Awa Maiga artiste malienne du Nord (Gao-Toumbouctou), avoue : « Rokia est une idole pour moi. « Elle (Rokia) est la première femme à avoir commencé à jouer de la guitare qu’on a découvert depuis étant petite ».

Et d’enfoncer le clou : « Moi en tant que femme, que Rokia vive cela à cause de son propre enfant qu’elle a mise au monde, ça me déchire le cœur ».

Et aussi d’ajouter : « Moi en tant que femme, que Rokia vive cela à cause de son propre enfant qu’elle a mise au monde, ça me déchire le cœur ». « L’a voir subir autant d’humiliation, de torture, ça me fait vraiment mal ».

Awa demande que quelque chose soit faite pour que Rokia revienne car pour elle c’est une maîtresse, un exemple voire une légende pour le Mali. « Je demande aux autorités de s’investir pour la libération de Rokia. Tout sauf prison ».

Mamah Koné, artiste-musicien-percussionniste affirme, « Rokia ne mérite pas ce qui lui arrive. Je prie pour qu’elle recouvre la liberté, elle a beaucoup fait dans la music du monde et dans la music traditionnelle du Mali elle a même eu des Disques-d’ Or. Un artiste vit de son art, que nos autorités nous aide ».

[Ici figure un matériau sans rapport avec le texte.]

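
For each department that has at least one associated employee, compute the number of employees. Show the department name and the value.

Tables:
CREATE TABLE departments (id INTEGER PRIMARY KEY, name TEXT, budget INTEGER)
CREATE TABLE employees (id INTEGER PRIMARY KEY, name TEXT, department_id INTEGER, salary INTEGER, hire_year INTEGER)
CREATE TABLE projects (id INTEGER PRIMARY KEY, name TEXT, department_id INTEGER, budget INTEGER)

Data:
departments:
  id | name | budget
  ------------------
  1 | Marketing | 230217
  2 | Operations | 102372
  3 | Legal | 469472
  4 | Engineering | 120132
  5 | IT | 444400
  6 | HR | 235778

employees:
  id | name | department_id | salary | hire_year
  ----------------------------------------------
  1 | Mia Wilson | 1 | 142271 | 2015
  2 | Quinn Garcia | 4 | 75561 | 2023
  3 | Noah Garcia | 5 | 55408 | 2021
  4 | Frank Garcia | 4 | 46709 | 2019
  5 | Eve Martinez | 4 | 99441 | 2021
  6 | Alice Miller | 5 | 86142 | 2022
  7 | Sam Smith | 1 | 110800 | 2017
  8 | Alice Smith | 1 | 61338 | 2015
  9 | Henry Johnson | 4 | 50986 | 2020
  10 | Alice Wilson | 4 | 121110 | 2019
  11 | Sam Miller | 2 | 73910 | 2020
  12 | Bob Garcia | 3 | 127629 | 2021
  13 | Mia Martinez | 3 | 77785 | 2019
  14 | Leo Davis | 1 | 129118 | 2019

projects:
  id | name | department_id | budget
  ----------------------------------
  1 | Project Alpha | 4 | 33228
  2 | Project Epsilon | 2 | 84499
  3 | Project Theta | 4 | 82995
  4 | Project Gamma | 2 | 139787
SELECT p.name, COUNT(*) AS n FROM employees c JOIN departments p ON c.department_id = p.id GROUP BY p.id, p.name

Execution result:
name | n
Marketing | 4
Operations | 1
Legal | 2
Engineering | 5
IT | 2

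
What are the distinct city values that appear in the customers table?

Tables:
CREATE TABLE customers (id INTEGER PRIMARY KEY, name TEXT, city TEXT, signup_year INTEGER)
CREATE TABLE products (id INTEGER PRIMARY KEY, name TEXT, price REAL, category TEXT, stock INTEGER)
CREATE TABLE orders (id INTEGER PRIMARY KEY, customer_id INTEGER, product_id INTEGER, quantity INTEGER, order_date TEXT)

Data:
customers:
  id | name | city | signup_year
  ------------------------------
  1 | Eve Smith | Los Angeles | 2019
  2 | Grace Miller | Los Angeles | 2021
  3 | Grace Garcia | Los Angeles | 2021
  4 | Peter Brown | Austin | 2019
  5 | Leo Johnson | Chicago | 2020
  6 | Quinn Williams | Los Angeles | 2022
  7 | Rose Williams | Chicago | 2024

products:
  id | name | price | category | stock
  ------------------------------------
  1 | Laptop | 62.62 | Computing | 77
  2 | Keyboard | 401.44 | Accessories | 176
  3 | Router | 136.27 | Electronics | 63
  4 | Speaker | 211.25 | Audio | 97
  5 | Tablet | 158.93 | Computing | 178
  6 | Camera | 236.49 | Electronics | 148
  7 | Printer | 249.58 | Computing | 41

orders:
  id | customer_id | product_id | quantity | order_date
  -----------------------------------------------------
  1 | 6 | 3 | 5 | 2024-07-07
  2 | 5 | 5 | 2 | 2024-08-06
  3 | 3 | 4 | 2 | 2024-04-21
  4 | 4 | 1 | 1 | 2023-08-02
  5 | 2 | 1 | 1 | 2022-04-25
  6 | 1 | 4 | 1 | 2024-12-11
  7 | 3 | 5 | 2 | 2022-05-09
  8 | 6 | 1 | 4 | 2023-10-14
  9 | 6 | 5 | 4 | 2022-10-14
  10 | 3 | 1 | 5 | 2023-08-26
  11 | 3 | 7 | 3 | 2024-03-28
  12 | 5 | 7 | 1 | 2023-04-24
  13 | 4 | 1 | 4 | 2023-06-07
SELECT DISTINCT city FROM customers

Execution result:
city
Los Angeles
Austin
Chicago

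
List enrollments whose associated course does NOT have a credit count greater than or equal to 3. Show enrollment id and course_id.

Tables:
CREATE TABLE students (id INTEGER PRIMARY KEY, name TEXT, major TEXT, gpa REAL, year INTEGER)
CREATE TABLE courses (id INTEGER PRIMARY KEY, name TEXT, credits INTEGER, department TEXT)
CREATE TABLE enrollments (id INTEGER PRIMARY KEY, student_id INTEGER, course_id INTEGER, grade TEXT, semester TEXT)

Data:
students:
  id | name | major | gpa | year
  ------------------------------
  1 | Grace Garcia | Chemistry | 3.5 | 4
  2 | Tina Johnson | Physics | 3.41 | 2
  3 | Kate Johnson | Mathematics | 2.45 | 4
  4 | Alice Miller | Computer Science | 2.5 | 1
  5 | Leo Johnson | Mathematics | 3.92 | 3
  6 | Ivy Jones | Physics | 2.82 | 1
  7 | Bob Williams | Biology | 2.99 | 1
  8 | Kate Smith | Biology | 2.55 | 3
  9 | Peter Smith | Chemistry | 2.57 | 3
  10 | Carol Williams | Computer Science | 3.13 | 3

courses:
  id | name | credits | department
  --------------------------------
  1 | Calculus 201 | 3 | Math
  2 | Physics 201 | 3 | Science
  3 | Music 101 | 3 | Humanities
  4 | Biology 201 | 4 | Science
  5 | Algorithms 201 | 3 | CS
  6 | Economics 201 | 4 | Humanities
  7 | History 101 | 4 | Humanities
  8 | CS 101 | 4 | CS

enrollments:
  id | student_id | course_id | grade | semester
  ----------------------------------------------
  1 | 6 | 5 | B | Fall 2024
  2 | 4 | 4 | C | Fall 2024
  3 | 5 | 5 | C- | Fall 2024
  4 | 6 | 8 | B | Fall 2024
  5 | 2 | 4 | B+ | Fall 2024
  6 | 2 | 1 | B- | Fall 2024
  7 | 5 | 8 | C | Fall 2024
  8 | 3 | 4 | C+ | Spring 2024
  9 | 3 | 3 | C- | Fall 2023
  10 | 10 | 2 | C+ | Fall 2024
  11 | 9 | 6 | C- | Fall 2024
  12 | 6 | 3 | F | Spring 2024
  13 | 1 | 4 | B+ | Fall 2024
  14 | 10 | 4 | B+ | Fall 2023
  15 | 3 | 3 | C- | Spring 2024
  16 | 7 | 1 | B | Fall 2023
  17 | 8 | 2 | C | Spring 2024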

Mohamed Chérif Diarra, Vise président Congrès d’Initiation pour le développement de Bèlèdougou (CIDEB) soutient Rokia, l’artiste du Bèlèdougou.

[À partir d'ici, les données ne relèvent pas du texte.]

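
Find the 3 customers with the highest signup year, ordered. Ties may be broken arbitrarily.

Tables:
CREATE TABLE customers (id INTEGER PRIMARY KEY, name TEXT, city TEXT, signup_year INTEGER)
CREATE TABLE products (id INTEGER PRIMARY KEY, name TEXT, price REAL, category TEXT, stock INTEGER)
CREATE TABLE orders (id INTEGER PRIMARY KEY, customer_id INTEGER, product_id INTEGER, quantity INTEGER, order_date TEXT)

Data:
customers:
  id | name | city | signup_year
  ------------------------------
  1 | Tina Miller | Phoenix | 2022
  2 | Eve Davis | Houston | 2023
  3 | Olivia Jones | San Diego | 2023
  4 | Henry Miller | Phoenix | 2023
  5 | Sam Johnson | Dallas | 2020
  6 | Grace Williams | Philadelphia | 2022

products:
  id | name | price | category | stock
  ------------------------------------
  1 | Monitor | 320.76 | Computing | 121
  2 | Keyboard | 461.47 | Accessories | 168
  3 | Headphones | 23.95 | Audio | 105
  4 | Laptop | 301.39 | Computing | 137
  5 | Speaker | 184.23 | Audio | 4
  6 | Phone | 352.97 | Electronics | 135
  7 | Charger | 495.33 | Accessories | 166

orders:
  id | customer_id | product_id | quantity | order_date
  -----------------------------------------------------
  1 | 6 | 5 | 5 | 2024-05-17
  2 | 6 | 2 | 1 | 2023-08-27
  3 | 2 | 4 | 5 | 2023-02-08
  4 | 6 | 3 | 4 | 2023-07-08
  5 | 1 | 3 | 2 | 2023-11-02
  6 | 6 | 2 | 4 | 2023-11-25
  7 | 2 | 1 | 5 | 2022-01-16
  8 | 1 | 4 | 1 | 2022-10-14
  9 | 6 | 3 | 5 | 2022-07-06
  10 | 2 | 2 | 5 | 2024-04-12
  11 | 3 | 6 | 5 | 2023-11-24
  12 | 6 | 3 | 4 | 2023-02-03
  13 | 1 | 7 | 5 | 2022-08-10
SELECT name, signup_year FROM customers ORDER BY signup_year DESC LIMIT 3

Execution result:
name | signup_year
Eve Davis | 2023
Olivia Jones | 2023
Henry Miller | 2023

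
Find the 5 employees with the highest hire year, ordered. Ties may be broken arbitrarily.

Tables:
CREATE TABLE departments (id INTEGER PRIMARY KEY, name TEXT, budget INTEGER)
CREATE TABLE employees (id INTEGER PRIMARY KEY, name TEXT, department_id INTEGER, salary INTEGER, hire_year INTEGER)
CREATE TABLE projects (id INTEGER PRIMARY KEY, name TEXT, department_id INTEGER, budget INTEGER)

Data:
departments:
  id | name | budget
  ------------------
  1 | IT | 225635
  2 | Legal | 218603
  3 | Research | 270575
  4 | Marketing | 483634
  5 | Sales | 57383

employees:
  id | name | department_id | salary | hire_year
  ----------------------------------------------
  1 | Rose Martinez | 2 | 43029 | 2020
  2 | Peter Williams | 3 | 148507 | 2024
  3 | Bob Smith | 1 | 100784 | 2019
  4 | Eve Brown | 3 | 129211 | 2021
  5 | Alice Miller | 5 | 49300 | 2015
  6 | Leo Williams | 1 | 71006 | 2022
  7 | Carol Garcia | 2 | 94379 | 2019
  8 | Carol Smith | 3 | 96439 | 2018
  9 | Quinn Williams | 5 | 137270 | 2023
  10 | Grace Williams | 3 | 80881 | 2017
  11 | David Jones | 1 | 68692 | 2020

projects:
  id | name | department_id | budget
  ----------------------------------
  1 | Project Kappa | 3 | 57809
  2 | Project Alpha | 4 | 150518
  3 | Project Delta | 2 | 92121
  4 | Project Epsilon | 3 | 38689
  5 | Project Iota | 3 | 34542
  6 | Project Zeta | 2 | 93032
SELECT name, hire_year FROM employees ORDER BY hire_year DESC LIMIT 5

Execution result:
name | hire_year
Peter Williams | 2024
Quinn Williams | 2023
Leo Williams | 2022
Eve Brown | 2021
Rose Martinez | 2020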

Concernant la poursuite des actions pour la libération de Rokia Traore qu’ils observent une pause indépendante de leurs volontés. « Nous attendons de rencontrer le ministre de la culture à qui la primature a délégué la mission de nous recevoir et de discuter de ce qu’il y a à entreprendre. Une fois cela fait, ça va nous ouvrir la voix maintenant pour les différentes actions et activités à mener ».  

A titre de rappel, le vendredi 21 juin 2024, Rokia Traoré, artiste chanteuse malienne fut arrêté par la police italienne à l’Aéroport international de Rome alors qu’elle s’y rendait pour un concert. Motif, elle est poursuivie par un mandat européen suite à une plainte de son ex conjoint belge pour enlèvement de leur fille.

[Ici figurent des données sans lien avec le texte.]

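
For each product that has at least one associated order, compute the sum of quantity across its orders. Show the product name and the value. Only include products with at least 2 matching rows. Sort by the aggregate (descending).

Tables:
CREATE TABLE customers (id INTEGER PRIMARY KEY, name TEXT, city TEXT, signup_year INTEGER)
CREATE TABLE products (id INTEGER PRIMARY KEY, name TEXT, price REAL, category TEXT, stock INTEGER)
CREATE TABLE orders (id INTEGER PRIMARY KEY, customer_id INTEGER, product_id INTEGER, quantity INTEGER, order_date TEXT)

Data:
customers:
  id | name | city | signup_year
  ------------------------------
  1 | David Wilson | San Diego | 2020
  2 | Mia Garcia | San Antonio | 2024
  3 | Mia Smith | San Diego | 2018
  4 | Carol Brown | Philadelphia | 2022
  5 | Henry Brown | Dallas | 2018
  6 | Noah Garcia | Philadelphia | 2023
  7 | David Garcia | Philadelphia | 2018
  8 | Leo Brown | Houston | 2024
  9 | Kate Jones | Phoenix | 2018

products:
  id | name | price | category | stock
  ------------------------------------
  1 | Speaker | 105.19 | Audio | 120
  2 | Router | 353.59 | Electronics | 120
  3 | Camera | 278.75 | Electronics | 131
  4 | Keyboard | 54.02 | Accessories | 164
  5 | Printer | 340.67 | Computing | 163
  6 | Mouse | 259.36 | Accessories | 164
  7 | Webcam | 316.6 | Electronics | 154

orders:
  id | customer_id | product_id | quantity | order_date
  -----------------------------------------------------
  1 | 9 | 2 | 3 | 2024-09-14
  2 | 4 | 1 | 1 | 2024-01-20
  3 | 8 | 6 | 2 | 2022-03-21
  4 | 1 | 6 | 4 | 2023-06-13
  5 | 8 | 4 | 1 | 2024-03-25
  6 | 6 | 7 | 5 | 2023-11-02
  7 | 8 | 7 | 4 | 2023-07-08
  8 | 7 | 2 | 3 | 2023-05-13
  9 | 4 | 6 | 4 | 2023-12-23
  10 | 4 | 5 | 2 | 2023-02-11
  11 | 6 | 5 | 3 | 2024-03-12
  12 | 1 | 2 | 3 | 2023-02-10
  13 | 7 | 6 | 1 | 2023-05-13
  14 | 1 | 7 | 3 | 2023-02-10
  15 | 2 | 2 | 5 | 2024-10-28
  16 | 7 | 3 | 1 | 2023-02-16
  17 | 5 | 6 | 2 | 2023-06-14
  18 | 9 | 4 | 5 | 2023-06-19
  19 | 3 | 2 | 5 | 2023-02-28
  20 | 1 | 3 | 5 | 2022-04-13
SELECT p.name, SUM(c.quantity) AS sum_quantity FROM orders c JOIN products p ON c.product_id = p.id GROUP BY p.id, p.name HAVING COUNT(*) >= 2 ORDER BY sum_quantity DESC

Execution result:
name | sum_quantity
Router | 19
Mouse | 13
Webcam | 12
Camera | 6
Keyboard | 6
Printer | 5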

Et à titre de rectification, Rokia n’est rentrée au bercail avec sa fille sous le bras après le divorce. L’enfant vit ici au Mali depuis mars 2015 alors qu’elle n’avait que trois (3) mois et aujourd’hui elle a 9 ans, selon Moussa Dossolo Traore, Oncle paternel de Rokia.

Cet article a été préalablement publié le 15 octobre 2024 dans le quotidien « Indicateur du Renouveau ».